General Notes
There are some things that are generally true across system design questions
Functional Requirements
These requirements describe what the system must do, such as "allow POST request to create a new User" or "be deployed in multiple partitioned regions for GDPR compliance"
These are the sorts of requirements you'd get from a product manager or some form of stakeholder, and then you'd need to design a system with other engineers given current environment
Non-Functional Requirements
Non Functional requirements, I think, are things that are supposed to be derived from Functional Requirements...a NFRequirement of "Scalable" could be inferred from "Needs to be deployed to all users" where we know that there are millions of concurrent users at any time
Scalable
This usually just means it's going to be called a lot, and so we'll need partitions, meaning there are tradeoffs on the Availability-Consistency spectrum we need to choose
- Almost every system always needs to be scalable, i.e. needs partitions, i.e. has main trade-offs between availability and consistency
Durable
Basically we need to write to disk somewhere
Availability-Consistency During Network Partition
When we know we want a scalable, partitioned system we then need to choose what happens in the worst case (i.e. when there are breaks between the partitions)

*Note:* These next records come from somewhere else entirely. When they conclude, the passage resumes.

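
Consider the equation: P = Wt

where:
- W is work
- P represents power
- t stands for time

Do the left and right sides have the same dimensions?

No

W (work) has dimensions [L^2 M T^-2].
P (power) has dimensions [L^2 M T^-3].
t (time) has dimensions [T].

Left side: [L^2 M T^-3]
Right side: [L^2 M T^-1]

The two sides have different dimensions, so the equation is NOT dimensionally consistent.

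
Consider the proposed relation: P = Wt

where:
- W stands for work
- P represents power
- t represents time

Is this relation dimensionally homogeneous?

No

W (work) has dimensions [L^2 M T^-2].
P (power) has dimensions [L^2 M T^-3].
t (time) has dimensions [T].

Left side: [L^2 M T^-3]
Right side: [L^2 M T^-1]

The two sides have different dimensions, so the equation is NOT dimensionally consistent.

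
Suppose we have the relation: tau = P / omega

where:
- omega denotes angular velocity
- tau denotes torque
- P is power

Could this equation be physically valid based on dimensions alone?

Yes

omega (angular velocity) has dimensions [T^-1].
tau (torque) has dimensions [L^2 M T^-2].
P (power) has dimensions [L^2 M T^-3].

Left side: [L^2 M T^-2]
Right side: [L^2 M T^-2]

Both sides have the same dimensions, so the equation is dimensionally consistent.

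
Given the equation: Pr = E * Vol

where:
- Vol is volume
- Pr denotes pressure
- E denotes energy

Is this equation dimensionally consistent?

No

Vol (volume) has dimensions [L^3].
Pr (pressure) has dimensions [L^-1 M T^-2].
E (energy) has dimensions [L^2 M T^-2].

Left side: [L^-1 M T^-2]
Right side: [L^5 M T^-2]

The two sides have different dimensions, so the equation is NOT dimensionally consistent.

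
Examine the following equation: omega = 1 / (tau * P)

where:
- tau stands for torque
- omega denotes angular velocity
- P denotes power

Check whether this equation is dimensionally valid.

No

tau (torque) has dimensions [L^2 M T^-2].
omega (angular velocity) has dimensions [T^-1].
P (power) has dimensions [L^2 M T^-3].

Left side: [T^-1]
Right side: [L^-4 M^-2 T^5]

The two sides have different dimensions, so the equation is NOT dimensionally consistent.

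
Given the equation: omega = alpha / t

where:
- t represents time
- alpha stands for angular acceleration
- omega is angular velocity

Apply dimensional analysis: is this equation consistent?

No

t (time) has dimensions [T].
alpha (angular acceleration) has dimensions [T^-2].
omega (angular velocity) has dimensions [T^-1].

Left side: [T^-1]
Right side: [T^-3]

The two sides have different dimensions, so the equation is NOT dimensionally consistent.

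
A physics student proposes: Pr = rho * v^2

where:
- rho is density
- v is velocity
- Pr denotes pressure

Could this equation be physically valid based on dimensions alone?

Yes

rho (density) has dimensions [L^-3 M].
v (velocity) has dimensions [L T^-1].
Pr (pressure) has dimensions [L^-1 M T^-2].

Left side: [L^-1 M T^-2]
Right side: [L^-1 M T^-2]

Both sides have the same dimensions, so the equation is dimensionally consistent.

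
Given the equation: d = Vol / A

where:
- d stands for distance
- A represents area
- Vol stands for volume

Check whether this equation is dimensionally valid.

Yes

d (distance) has dimensions [L].
A (area) has dimensions [L^2].
Vol (volume) has dimensions [L^3].

Left side: [L]
Right side: [L]

Both sides have the same dimensions, so the equation is dimensionally consistent.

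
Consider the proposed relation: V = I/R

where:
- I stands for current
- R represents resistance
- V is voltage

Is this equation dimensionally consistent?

No

I (current) has dimensions [I].
R (resistance) has dimensions [I^-2 L^2 M T^-3].
V (voltage) has dimensions [I^-1 L^2 M T^-3].

Left side: [I^-1 L^2 M T^-3]
Right side: [I^3 L^-2 M^-1 T^3]

The two sides have different dimensions, so the equation is NOT dimensionally consistent.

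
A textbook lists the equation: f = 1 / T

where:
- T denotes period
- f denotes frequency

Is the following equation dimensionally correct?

Yes

T (period) has dimensions [T].
f (frequency) has dimensions [T^-1].

Left side: [T^-1]
Right side: [T^-1]

Both sides have the same dimensions, so the equation is dimensionally consistent.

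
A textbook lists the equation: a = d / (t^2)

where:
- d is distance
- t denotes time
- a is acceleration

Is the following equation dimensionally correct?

Yes

d (distance) has dimensions [L].
t (time) has dimensions [T].
a (acceleration) has dimensions [L T^-2].

Left side: [L T^-2]
Right side: [L T^-2]

Both sides have the same dimensions, so the equation is dimensionally consistent.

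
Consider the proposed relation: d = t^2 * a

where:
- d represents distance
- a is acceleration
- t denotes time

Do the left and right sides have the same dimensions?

Yes

d (distance) has dimensions [L].
a (acceleration) has dimensions [L T^-2].
t (time) has dimensions [T].

Left side: [L]
Right side: [L]

Both sides have the same dimensions, so the equation is dimensionally consistent.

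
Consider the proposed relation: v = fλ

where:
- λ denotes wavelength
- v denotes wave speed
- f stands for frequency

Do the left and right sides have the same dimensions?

Yes

λ (wavelength) has dimensions [L].
v (wave speed) has dimensions [L T^-1].
f (frequency) has dimensions [T^-1].

Left side: [L T^-1]
Right side: [L T^-1]

Both sides have the same dimensions, so the equation is dimensionally consistent.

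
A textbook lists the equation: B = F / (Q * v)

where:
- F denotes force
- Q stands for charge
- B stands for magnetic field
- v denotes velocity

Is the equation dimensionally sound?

Yes

F (force) has dimensions [L M T^-2].
Q (charge) has dimensions [I T].
B (magnetic field) has dimensions [I^-1 M T^-2].
v (velocity) has dimensions [L T^-1].

Left side: [I^-1 M T^-2]
Right side: [I^-1 M T^-2]

Both sides have the same dimensions, so the equation is dimensionally consistent.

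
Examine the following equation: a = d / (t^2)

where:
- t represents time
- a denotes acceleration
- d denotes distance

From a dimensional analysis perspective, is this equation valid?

Yes

t (time) has dimensions [T].
a (acceleration) has dimensions [L T^-2].
d (distance) has dimensions [L].

Left side: [L T^-2]
Right side: [L T^-2]

Both sides have the same dimensions, so the equation is dimensionally consistent.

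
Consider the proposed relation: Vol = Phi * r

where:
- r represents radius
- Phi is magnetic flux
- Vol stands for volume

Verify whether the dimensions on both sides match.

No

r (radius) has dimensions [L].
Phi (magnetic flux) has dimensions [I^-1 L^2 M T^-2].
Vol (volume) has dimensions [L^3].

Left side: [L^3]
Right side: [I^-1 L^3 M T^-2]

The two sides have different dimensions, so the equation is NOT dimensionally consistent.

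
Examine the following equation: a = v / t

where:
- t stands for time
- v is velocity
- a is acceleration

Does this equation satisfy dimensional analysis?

Yes

t (time) has dimensions [T].
v (velocity) has dimensions [L T^-1].
a (acceleration) has dimensions [L T^-2].

Left side: [L T^-2]
Right side: [L T^-2]

Both sides have the same dimensions, so the equation is dimensionally consistent.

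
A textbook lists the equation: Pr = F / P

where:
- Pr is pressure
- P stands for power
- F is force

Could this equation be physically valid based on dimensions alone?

No

Pr (pressure) has dimensions [L^-1 M T^-2].
P (power) has dimensions [L^2 M T^-3].
F (force) has dimensions [L M T^-2].

Left side: [L^-1 M T^-2]
Right side: [L^-1 T]

The two sides have different dimensions, so the equation is NOT dimensionally consistent.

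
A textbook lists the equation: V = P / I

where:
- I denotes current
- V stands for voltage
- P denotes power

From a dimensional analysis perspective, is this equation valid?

Yes

I (current) has dimensions [I].
V (voltage) has dimensions [I^-1 L^2 M T^-3].
P (power) has dimensions [L^2 M T^-3].

Left side: [I^-1 L^2 M T^-3]
Right side: [I^-1 L^2 M T^-3]

Both sides have the same dimensions, so the equation is dimensionally consistent.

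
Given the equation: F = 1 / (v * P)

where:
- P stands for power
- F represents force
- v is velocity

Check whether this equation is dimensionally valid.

No

P (power) has dimensions [L^2 M T^-3].
F (force) has dimensions [L M T^-2].
v (velocity) has dimensions [L T^-1].

Left side: [L M T^-2]
Right side: [L^-3 M^-1 T^4]

The two sides have different dimensions, so the equation is NOT dimensionally consistent.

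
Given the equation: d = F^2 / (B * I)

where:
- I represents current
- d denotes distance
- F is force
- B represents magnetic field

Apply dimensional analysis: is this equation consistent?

No

I (current) has dimensions [I].
d (distance) has dimensions [L].
F (force) has dimensions [L M T^-2].
B (magnetic field) has dimensions [I^-1 M T^-2].

Left side: [L]
Right side: [L^2 M T^-2]

The two sides have different dimensions, so the equation is NOT dimensionally consistent.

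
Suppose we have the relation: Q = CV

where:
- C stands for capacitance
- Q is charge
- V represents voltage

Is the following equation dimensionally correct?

Yes

C (capacitance) has dimensions [I^2 L^-2 M^-1 T^4].
Q (charge) has dimensions [I T].
V (voltage) has dimensions [I^-1 L^2 M T^-3].

Left side: [I T]
Right side: [I T]

Both sides have the same dimensions, so the equation is dimensionally consistent.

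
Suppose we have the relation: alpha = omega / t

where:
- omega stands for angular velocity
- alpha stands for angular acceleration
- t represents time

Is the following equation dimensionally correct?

Yes

omega (angular velocity) has dimensions [T^-1].
alpha (angular acceleration) has dimensions [T^-2].
t (time) has dimensions [T].

Left side: [T^-2]
Right side: [T^-2]

Both sides have the same dimensions, so the equation is dimensionally consistent.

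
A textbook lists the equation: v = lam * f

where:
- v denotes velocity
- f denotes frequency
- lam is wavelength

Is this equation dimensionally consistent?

Yes

v (velocity) has dimensions [L T^-1].
f (frequency) has dimensions [T^-1].
lam (wavelength) has dimensions [L].

Left side: [L T^-1]
Right side: [L T^-1]

Both sides have the same dimensions, so the equation is dimensionally consistent.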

- When our partitions can't talk to each other do we keep the entire system up (Available) even if some of the nodes can't talk to each other (not Consistent)
- Or do we ensure the system stays in it's last known Consistent state, but can't serve some requests (not Available)

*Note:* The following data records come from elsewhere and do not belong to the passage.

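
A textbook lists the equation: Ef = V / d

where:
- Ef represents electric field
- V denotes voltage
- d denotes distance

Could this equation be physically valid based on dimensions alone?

Yes

Ef (electric field) has dimensions [I^-1 L M T^-3].
V (voltage) has dimensions [I^-1 L^2 M T^-3].
d (distance) has dimensions [L].

Left side: [I^-1 L M T^-3]
Right side: [I^-1 L M T^-3]

Both sides have the same dimensions, so the equation is dimensionally consistent.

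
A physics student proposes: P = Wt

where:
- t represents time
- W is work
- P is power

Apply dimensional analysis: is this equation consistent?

No

t (time) has dimensions [T].
W (work) has dimensions [L^2 M T^-2].
P (power) has dimensions [L^2 M T^-3].

Left side: [L^2 M T^-3]
Right side: [L^2 M T^-1]

The two sides have different dimensions, so the equation is NOT dimensionally consistent.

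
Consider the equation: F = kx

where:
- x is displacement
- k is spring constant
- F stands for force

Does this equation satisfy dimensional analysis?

Yes

x (displacement) has dimensions [L].
k (spring constant) has dimensions [M T^-2].
F (force) has dimensions [L M T^-2].

Left side: [L M T^-2]
Right side: [L M T^-2]

Both sides have the same dimensions, so the equation is dimensionally consistent.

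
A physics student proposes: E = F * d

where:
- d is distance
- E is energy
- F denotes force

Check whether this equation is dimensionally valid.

Yes

d (distance) has dimensions [L].
E (energy) has dimensions [L^2 M T^-2].
F (force) has dimensions [L M T^-2].

Left side: [L^2 M T^-2]
Right side: [L^2 M T^-2]

Both sides have the same dimensions, so the equation is dimensionally consistent.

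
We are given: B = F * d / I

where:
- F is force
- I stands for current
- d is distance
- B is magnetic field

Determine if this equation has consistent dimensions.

No

F (force) has dimensions [L M T^-2].
I (current) has dimensions [I].
d (distance) has dimensions [L].
B (magnetic field) has dimensions [I^-1 M T^-2].

Left side: [I^-1 M T^-2]
Right side: [I^-1 L^2 M T^-2]

The two sides have different dimensions, so the equation is NOT dimensionally consistent.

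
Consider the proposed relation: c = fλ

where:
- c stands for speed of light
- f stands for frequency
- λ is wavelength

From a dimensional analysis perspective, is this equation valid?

Yes

c (speed of light) has dimensions [L T^-1].
f (frequency) has dimensions [T^-1].
λ (wavelength) has dimensions [L].

Left side: [L T^-1]
Right side: [L T^-1]

Both sides have the same dimensions, so the equation is dimensionally consistent.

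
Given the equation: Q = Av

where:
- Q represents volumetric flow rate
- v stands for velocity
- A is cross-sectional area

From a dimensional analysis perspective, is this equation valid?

Yes

Q (volumetric flow rate) has dimensions [L^3 T^-1].
v (velocity) has dimensions [L T^-1].
A (cross-sectional area) has dimensions [L^2].

Left side: [L^3 T^-1]
Right side: [L^3 T^-1]

Both sides have the same dimensions, so the equation is dimensionally consistent.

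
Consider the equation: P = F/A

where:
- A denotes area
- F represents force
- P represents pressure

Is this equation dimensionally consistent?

Yes

A (area) has dimensions [L^2].
F (force) has dimensions [L M T^-2].
P (pressure) has dimensions [L^-1 M T^-2].

Left side: [L^-1 M T^-2]
Right side: [L^-1 M T^-2]

Both sides have the same dimensions, so the equation is dimensionally consistent.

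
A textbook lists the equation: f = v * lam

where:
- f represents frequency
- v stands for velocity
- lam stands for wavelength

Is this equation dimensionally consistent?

No

f (frequency) has dimensions [T^-1].
v (velocity) has dimensions [L T^-1].
lam (wavelength) has dimensions [L].

Left side: [T^-1]
Right side: [L^2 T^-1]

The two sides have different dimensions, so the equation is NOT dimensionally consistent.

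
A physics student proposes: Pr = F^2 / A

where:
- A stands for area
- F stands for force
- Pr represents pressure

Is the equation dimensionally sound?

No

A (area) has dimensions [L^2].
F (force) has dimensions [L M T^-2].
Pr (pressure) has dimensions [L^-1 M T^-2].

Left side: [L^-1 M T^-2]
Right side: [M^2 T^-4]

The two sides have different dimensions, so the equation is NOT dimensionally consistent.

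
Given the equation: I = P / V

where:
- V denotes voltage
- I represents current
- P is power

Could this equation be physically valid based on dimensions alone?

Yes

V (voltage) has dimensions [I^-1 L^2 M T^-3].
I (current) has dimensions [I].
P (power) has dimensions [L^2 M T^-3].

Left side: [I]
Right side: [I]

Both sides have the same dimensions, so the equation is dimensionally consistent.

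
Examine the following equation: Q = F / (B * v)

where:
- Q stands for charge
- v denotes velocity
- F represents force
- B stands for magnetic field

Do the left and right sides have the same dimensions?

Yes

Q (charge) has dimensions [I T].
v (velocity) has dimensions [L T^-1].
F (force) has dimensions [L M T^-2].
B (magnetic field) has dimensions [I^-1 M T^-2].

Left side: [I T]
Right side: [I T]

Both sides have the same dimensions, so the equation is dimensionally consistent.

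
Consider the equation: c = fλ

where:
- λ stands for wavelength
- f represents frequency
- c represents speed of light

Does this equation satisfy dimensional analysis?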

Availability-Consistency In General
Generally we still need to choose between highly performant availability, and linearizable consistency, or something inbetween
- The typical example is read replicas of databases
- If we have N read replicas, and there's 1 leader and N-1 replicas, do we allow those N-1 to serve reads after the 1 may have gotten a new write?

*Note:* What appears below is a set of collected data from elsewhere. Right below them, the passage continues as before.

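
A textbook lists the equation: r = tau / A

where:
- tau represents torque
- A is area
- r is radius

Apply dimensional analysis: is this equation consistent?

No

tau (torque) has dimensions [L^2 M T^-2].
A (area) has dimensions [L^2].
r (radius) has dimensions [L].

Left side: [L]
Right side: [M T^-2]

The two sides have different dimensions, so the equation is NOT dimensionally consistent.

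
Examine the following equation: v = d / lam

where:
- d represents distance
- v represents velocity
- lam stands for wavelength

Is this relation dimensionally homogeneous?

No

d (distance) has dimensions [L].
v (velocity) has dimensions [L T^-1].
lam (wavelength) has dimensions [L].

Left side: [L T^-1]
Right side: [dimensionless]

The two sides have different dimensions, so the equation is NOT dimensionally consistent.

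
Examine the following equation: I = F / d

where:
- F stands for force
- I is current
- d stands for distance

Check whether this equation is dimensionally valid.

No

F (force) has dimensions [L M T^-2].
I (current) has dimensions [I].
d (distance) has dimensions [L].

Left side: [I]
Right side: [M T^-2]

The two sides have different dimensions, so the equation is NOT dimensionally consistent.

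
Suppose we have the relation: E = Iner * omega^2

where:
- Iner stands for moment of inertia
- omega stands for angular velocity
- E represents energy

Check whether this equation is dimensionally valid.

Yes

Iner (moment of inertia) has dimensions [L^2 M].
omega (angular velocity) has dimensions [T^-1].
E (energy) has dimensions [L^2 M T^-2].

Left side: [L^2 M T^-2]
Right side: [L^2 M T^-2]

Both sides have the same dimensions, so the equation is dimensionally consistent.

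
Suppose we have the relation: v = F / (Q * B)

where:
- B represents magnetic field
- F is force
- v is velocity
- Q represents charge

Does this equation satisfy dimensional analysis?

Yes

B (magnetic field) has dimensions [I^-1 M T^-2].
F (force) has dimensions [L M T^-2].
v (velocity) has dimensions [L T^-1].
Q (charge) has dimensions [I T].

Left side: [L T^-1]
Right side: [L T^-1]

Both sides have the same dimensions, so the equation is dimensionally consistent.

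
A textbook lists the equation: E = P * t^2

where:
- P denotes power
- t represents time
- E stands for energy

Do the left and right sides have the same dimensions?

No

P (power) has dimensions [L^2 M T^-3].
t (time) has dimensions [T].
E (energy) has dimensions [L^2 M T^-2].

Left side: [L^2 M T^-2]
Right side: [L^2 M T^-1]

The two sides have different dimensions, so the equation is NOT dimensionally consistent.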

- If we do we're choosing highly performant and highly available over strict consistency
There are ways to handle all of these trade-offs, and the Availability-Consistency spectrum spans a large space that's covered by many database types, isolation levels, and choices - all of them are useful in different scenarios
Typical Patterns
Almost every single system a set of similar patterns, and there are components listed throughout our repo for "typical reusable" components such as frontend infra, queue, KV store, and cache
Front End
- Front end we usually have some sort of DNS resolution to IP address, where the IP address relates to our Load Balancers
- Once it reaches (app) load balancers it will do TLS/SSL termination, decrypt, and forward to either API Gateway, or straight to web apps
- Arch for Typical frontend
Queue
Queue's are reused everywhere, and act as a buffer + messaging channel between multiple services
- Allows services to run at different rates, and scale differently, while ensuring messages are passed
- No longer need to directly call POST to a specific service IP we find in service discovery
- Can POST a message to a queue and it can get picked up by any number of workers
- Ensures messages are durably stored. If either of the services, or even the queue, goes down the messages are typically saved to disk somewhere
- Examples:
- SQS which is the AWS implementation, and the typical "queue" we think of when talking about queue's
- Celery Queue's which are a very odd implementation that tie together producers and consumers
- Redis Queue can hold messages in memory or not, and is configurable, and sometimes is distributed or on a single machine! Lots to look into!